Charities preparing special purpose financial statements (SPFS) under the requirements of the Australian Charities and Not-for-Profits Commission (ACNC) need to be mindful of the new related party disclosures required in their 30 June 2023 financial reports.

A charity that is not a reporting entity (as defined in Statement of Accounting Concepts 1: Definition of a Reporting Entity) may still prepare SPFS. This is because the reforms that ended SPFS as an option for a number of for-profit private sector entities with effect from 1 July 2021 did not apply to not-for-profit entities.

While the recognition and measurement requirements of Australian Accounting Standards are generally applied in SPFS, entities have some discretion as to what they disclose, being required only to comply with the disclosure requirements of the ‘mandatory standards’, namely:

  • AASB 101 Presentation of Financial Statements
  • AASB 107 Statement of Cash Flows
  • AASB 108 Accounting Policies, Changes in Accounting Estimates and Errors
  • AASB 1048 Interpretation of Standards
  • AASB 1054 Australian Additional Disclosures

The result of this is that the disclosure around related parties and associated transactions has historically been light or missing altogether.

It is commonplace for charities to work with people and organisations with whom they are familiar or have a common interest. However, these interactions may create conflicts of interest, whether actual or perceived, and may allow related parties to receive personal benefits from charity operations. Such transactions must therefore be managed properly. This includes being transparent about the nature and extent of related party transactions by disclosing them appropriately in financial reports.

In response to certain recommendations that stemmed from the ACNC Legislative Review undertaken a few years ago, the disclosure requirements relating to related party transactions (including Key Management Personnel (KMP) remuneration) have been enhanced for charities preparing SPFS.

KMP remuneration

KMP in a charity context are those senior decision makers within the organisation, excluding team leaders and operational managers. Judgement may be required to identify who the KMP are, but common examples include board members and trustees (as the Responsible People), and senior staff such as the CEO, CFO and COO.

KMP can either be employed directly by a charity or they can be provided to a charity via a separate management entity such as an accounting firm. For reporting periods ended 30 June 2022 and later, large charities that prepare SPFS must disclose KMP remuneration, either in total or on a disaggregated basis. A large charity is one with annual revenue exceeding $3 million.

Where a large charity only has one remunerated KMP at any given time during the reporting period, the charity is exempt from making the new disclosures.

Amounts paid for KMP services provided by a separate management entity (as explained above) must be disclosed separately in the financial statements.

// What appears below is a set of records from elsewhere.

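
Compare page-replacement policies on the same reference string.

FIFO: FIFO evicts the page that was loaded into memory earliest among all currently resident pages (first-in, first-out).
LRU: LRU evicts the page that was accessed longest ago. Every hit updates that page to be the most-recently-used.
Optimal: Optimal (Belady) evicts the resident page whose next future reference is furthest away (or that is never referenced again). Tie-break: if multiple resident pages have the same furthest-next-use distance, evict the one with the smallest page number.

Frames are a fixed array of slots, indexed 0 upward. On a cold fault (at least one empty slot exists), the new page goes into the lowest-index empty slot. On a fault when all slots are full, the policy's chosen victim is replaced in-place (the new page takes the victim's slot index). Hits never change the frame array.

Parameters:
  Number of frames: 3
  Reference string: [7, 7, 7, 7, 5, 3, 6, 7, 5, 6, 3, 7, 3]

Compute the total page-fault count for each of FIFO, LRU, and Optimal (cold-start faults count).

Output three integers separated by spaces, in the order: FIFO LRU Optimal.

--- FIFO ---
  step 0: ref 7 -> FAULT, frames=[7,-,-] (faults so far: 1)
  step 1: ref 7 -> HIT, frames=[7,-,-] (faults so far: 1)
  step 2: ref 7 -> HIT, frames=[7,-,-] (faults so far: 1)
  step 3: ref 7 -> HIT, frames=[7,-,-] (faults so far: 1)
  step 4: ref 5 -> FAULT, frames=[7,5,-] (faults so far: 2)
  step 5: ref 3 -> FAULT, frames=[7,5,3] (faults so far: 3)
  step 6: ref 6 -> FAULT, evict 7, frames=[6,5,3] (faults so far: 4)
  step 7: ref 7 -> FAULT, evict 5, frames=[6,7,3] (faults so far: 5)
  step 8: ref 5 -> FAULT, evict 3, frames=[6,7,5] (faults so far: 6)
  step 9: ref 6 -> HIT, frames=[6,7,5] (faults so far: 6)
  step 10: ref 3 -> FAULT, evict 6, frames=[3,7,5] (faults so far: 7)
  step 11: ref 7 -> HIT, frames=[3,7,5] (faults so far: 7)
  step 12: ref 3 -> HIT, frames=[3,7,5] (faults so far: 7)
  FIFO total faults: 7
--- LRU ---
  step 0: ref 7 -> FAULT, frames=[7,-,-] (faults so far: 1)
  step 1: ref 7 -> HIT, frames=[7,-,-] (faults so far: 1)
  step 2: ref 7 -> HIT, frames=[7,-,-] (faults so far: 1)
  step 3: ref 7 -> HIT, frames=[7,-,-] (faults so far: 1)
  step 4: ref 5 -> FAULT, frames=[7,5,-] (faults so far: 2)
  step 5: ref 3 -> FAULT, frames=[7,5,3] (faults so far: 3)
  step 6: ref 6 -> FAULT, evict 7, frames=[6,5,3] (faults so far: 4)
  step 7: ref 7 -> FAULT, evict 5, frames=[6,7,3] (faults so far: 5)
  step 8: ref 5 -> FAULT, evict 3, frames=[6,7,5] (faults so far: 6)
  step 9: ref 6 -> HIT, frames=[6,7,5] (faults so far: 6)
  step 10: ref 3 -> FAULT, evict 7, frames=[6,3,5] (faults so far: 7)
  step 11: ref 7 -> FAULT, evict 5, frames=[6,3,7] (faults so far: 8)
  step 12: ref 3 -> HIT, frames=[6,3,7] (faults so far: 8)
  LRU total faults: 8
--- Optimal ---
  step 0: ref 7 -> FAULT, frames=[7,-,-] (faults so far: 1)
  step 1: ref 7 -> HIT, frames=[7,-,-] (faults so far: 1)
  step 2: ref 7 -> HIT, frames=[7,-,-] (faults so far: 1)
  step 3: ref 7 -> HIT, frames=[7,-,-] (faults so far: 1)
  step 4: ref 5 -> FAULT, frames=[7,5,-] (faults so far: 2)
  step 5: ref 3 -> FAULT, frames=[7,5,3] (faults so far: 3)
  step 6: ref 6 -> FAULT, evict 3, frames=[7,5,6] (faults so far: 4)
  step 7: ref 7 -> HIT, frames=[7,5,6] (faults so far: 4)
  step 8: ref 5 -> HIT, frames=[7,5,6] (faults so far: 4)
  step 9: ref 6 -> HIT, frames=[7,5,6] (faults so far: 4)
  step 10: ref 3 -> FAULT, evict 5, frames=[7,3,6] (faults so far: 5)
  step 11: ref 7 -> HIT, frames=[7,3,6] (faults so far: 5)
  step 12: ref 3 -> HIT, frames=[7,3,6] (faults so far: 5)
  Optimal total faults: 5

Answer: 7 8 5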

While large charities making these KMP remuneration disclosures for the first time in their SPFS for 30 June 2022 did not have to provide comparative information, they will be required to do so in their 30 June 2023 special purpose financial reports.

Related party transactions

For financial years ending on or after 30 June 2023, charities preparing SPFS to meet their ACNC reporting obligations will need to disclose related party transactions.

AASB 124 Related Party Disclosures has been added as a ‘mandatory standard’ for disclosure purposes in special purpose reporting, meaning there are now six ‘mandatory’ standards.

Charities that prepare SPFS have the choice to apply either:

The definition of a related party depends on charity size.

For medium and large charities preparing SPFS, the definition in AASB 124 is used when identifying related parties and disclosing associated transactions.

For small charities (i.e. annual revenue is less than $500,000), a related party is defined as “a person or organisation that is connected to the charity and has significant influence over the charity.”

This includes:

  • Responsible Persons and their close family members
  • Senior management and their close family members
  • Other people or organisations that can influence the charity’s decision-making.

Small charities are not required to prepare financial reports. If they choose to do so for whatever reason, they are not required to make the new related party disclosures discussed in this article. Small charities are, however, required to disclose reportable related party transactions in their Annual Information Statements for 2023 and later.

The ACNC Commissioner has relieved charities from the requirement to provide comparative information in the first year that the related party disclosures are made, whether applying AASB 124 or AASB 1060. Consequently, for 30 June 2023, comparative information for related party transactions is not required in SPFS. This concession will not be available for 30 June 2024 (i.e. the second year the disclosures are made) so charities are encouraged to ensure the appropriate systems and procedures are implemented now to ensure the relevant information is readily accessible going forward.